Some seemed resigned to the fact breaches are occurring so frequently that even if it had not been reported there was a good chance that an organisation would have fallen foul at some point. Others used the common line that security will be heightened post attack so it would be an even better time to shop with the organisation. This logic people apply when talking about getting on a plane after a terror attack or plane crash. There is some logic to this response, although conversely why did they wait until the breach to make improvements!
It is all about trust. How much do we trust the people in charge of our data to have the right safeguards in place to protect it? This is also one of the reasons we are reading about these breaches more often. Organisations have recognised that as part of their crisis planning and mitigating the long-term impact on the business (which can be severe and in some cases fatal) they need to be more proactive and open in engaging with stakeholders, holding their hands up about what has happened and why, and most importantly what they are doing to put things right. This may include compensating their customers who have had data stolen or hiring Digital Forensic Experts to investigate how this breach was possible.
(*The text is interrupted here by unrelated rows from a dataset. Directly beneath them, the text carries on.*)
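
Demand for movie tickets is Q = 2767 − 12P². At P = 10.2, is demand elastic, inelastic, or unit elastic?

Q = 1518.520, dQ/dP = -244.800.
ε = (dQ/dP)(P/Q) ≈ -1.644.
|ε| = 1.64 > 1.

elastic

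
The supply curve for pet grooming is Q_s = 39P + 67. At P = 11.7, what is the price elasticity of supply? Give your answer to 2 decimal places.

0.87

At P = 11.7, Q_s = 523.30.
dQ_s/dP = 39.
ε_s = (dQ_s/dP)(P/Q_s) = (39)(11.7/523.30).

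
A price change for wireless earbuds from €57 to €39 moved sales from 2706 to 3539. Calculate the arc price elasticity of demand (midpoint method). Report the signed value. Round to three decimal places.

ΔQ = 3539 − 2706 = 833; ΔP = 39 − 57 = -18.
Midpoints: P̄ = 48.00, Q̄ = 3122.5.
ε = (ΔQ/ΔP)(P̄/Q̄) = (833/-18)(48.00/3122.5).

-0.711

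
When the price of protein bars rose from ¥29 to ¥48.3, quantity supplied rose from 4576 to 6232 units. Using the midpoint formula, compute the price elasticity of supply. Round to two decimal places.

0.61

ΔQ = 6232 − 4576 = 1656; ΔP = 48.3 − 29 = 19.3.
Midpoints: P̄ = 38.65, Q̄ = 5404.0.
ε_s = (ΔQ/ΔP)(P̄/Q̄) = (1656/19.3)(38.65/5404.0).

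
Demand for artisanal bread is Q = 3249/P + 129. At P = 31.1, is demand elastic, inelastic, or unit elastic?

inelastic

Q = 233.469, dQ/dP = -3.359.
ε = (dQ/dP)(P/Q) ≈ -0.447.
|ε| = 0.45 < 1.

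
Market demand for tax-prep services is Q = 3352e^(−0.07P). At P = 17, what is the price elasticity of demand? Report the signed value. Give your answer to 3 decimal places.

At P = 17, Q = 1019.750.
dQ/dP = −0.07·3352e^(−0.07P) = −0.07Q = -71.382.
ε = (dQ/dP)(P/Q) = (-71.382)(17/1019.750).

-1.190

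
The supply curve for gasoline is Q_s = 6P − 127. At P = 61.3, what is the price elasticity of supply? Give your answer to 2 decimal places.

1.53

At P = 61.3, Q_s = 240.80.
dQ_s/dP = 6.
ε_s = (dQ_s/dP)(P/Q_s) = (6)(61.3/240.80).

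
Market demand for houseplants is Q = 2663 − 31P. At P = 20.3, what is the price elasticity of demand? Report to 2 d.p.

-0.31

At P = 20.3, Q = 2033.700.
dQ/dP = −31.
ε = (dQ/dP)(P/Q) = (-31)(20.3/2033.700).
|ε| < 1, so demand is inelastic at this price.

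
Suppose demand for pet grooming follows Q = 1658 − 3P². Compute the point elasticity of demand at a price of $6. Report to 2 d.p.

At P = 6, Q = 1550.
dQ/dP = −6P = -36.
ε = (dQ/dP)(P/Q) = (-36)(6/1550).
|ε| < 1, so demand is inelastic at this price.

-0.14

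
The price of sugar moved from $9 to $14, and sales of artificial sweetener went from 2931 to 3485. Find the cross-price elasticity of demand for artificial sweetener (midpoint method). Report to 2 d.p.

0.40

ΔQ_x = 3485 − 2931 = 554; ΔP_y = 14 − 9 = 5.
Midpoints: P̄_y = 11.50, Q̄_x = 3208.0.
ε_xy = (ΔQ_x/ΔP_y)(P̄_y/Q̄_x) = (554/5)(11.50/3208.0).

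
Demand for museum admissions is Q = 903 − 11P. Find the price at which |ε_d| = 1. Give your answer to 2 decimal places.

41.05

For linear demand Q = a − bP, ε = −bP/(a − bP). |ε| = 1 when bP = a − bP, i.e. P = a/(2b).
P = 903/(2·11) = 903/22 = 41.0455.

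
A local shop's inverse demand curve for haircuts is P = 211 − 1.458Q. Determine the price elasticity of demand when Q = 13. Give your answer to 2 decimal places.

-10.13

At Q = 13, P = 211 − 1.458(13) = 192.05.
dP/dQ = −1.458, so dQ/dP = 1/(−1.458) = -0.686.
ε = (dQ/dP)(P/Q) = (-0.686)(192.05/13).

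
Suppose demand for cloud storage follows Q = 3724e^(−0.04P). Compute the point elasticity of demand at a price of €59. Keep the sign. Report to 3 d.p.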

But it is also about desire. Sometimes even when everything points to it being a bad decision, our compulsion to have a particular product or service, or a great deal will make it seem like a risk worth taking. It is not until we suffer the consequences of identity theft, payment fraud and other fraudulent activities that we really appreciate what is at stake and the inconvenience. Compensation may help to ease the pain and the final ruling in the case of the US luxury retailer, Neiman Marcus, in which damages are being sought for consumers who had payment card data exposed as a result of a breach in 2013, will undoubtedly have ramifications around the world.
For me the blame game doesn’t do anything to solve the problem of rising data breaches, whether publicised or not. I want and expect a high a level of confidence, so that when I engage with an organisation, whether through choice, such as shopping, or through necessity and lack of options such as public services, I will be protected.
So, for me the very heart of the problem is secrecy, moreover the way in which it is applied. If you remove the need for consumers, citizens and/or employees to create and remember a conventional password, you also by default eliminate the requirement for such information to be stored by the organisation, thus making it much harder to steal or leak. The issue is that society in general and IT professionals have accepted the traditional ways of doing things for too long, in large part due to the lack of viable options, but this is no longer the case and there are some fantastically innovative, tried and tested password alternatives available on the market right now.
The threat of data theft is not going to diminish whilst it can be accomplished with relative ease and the chances of being caught are slim (especially when done cross-borders), so new ways to reduce the chances of success must be sought out and embraced. The list of organisations that have fallen foul to data breaches is growing by the day but we cannot wait until it reaches critical mass. The digital economy is one of the greatest global success stories of recent times and if confidence is allowed to plummet further all of that hard work could be put in jeopardy. Then the simple password really will have something to answer for!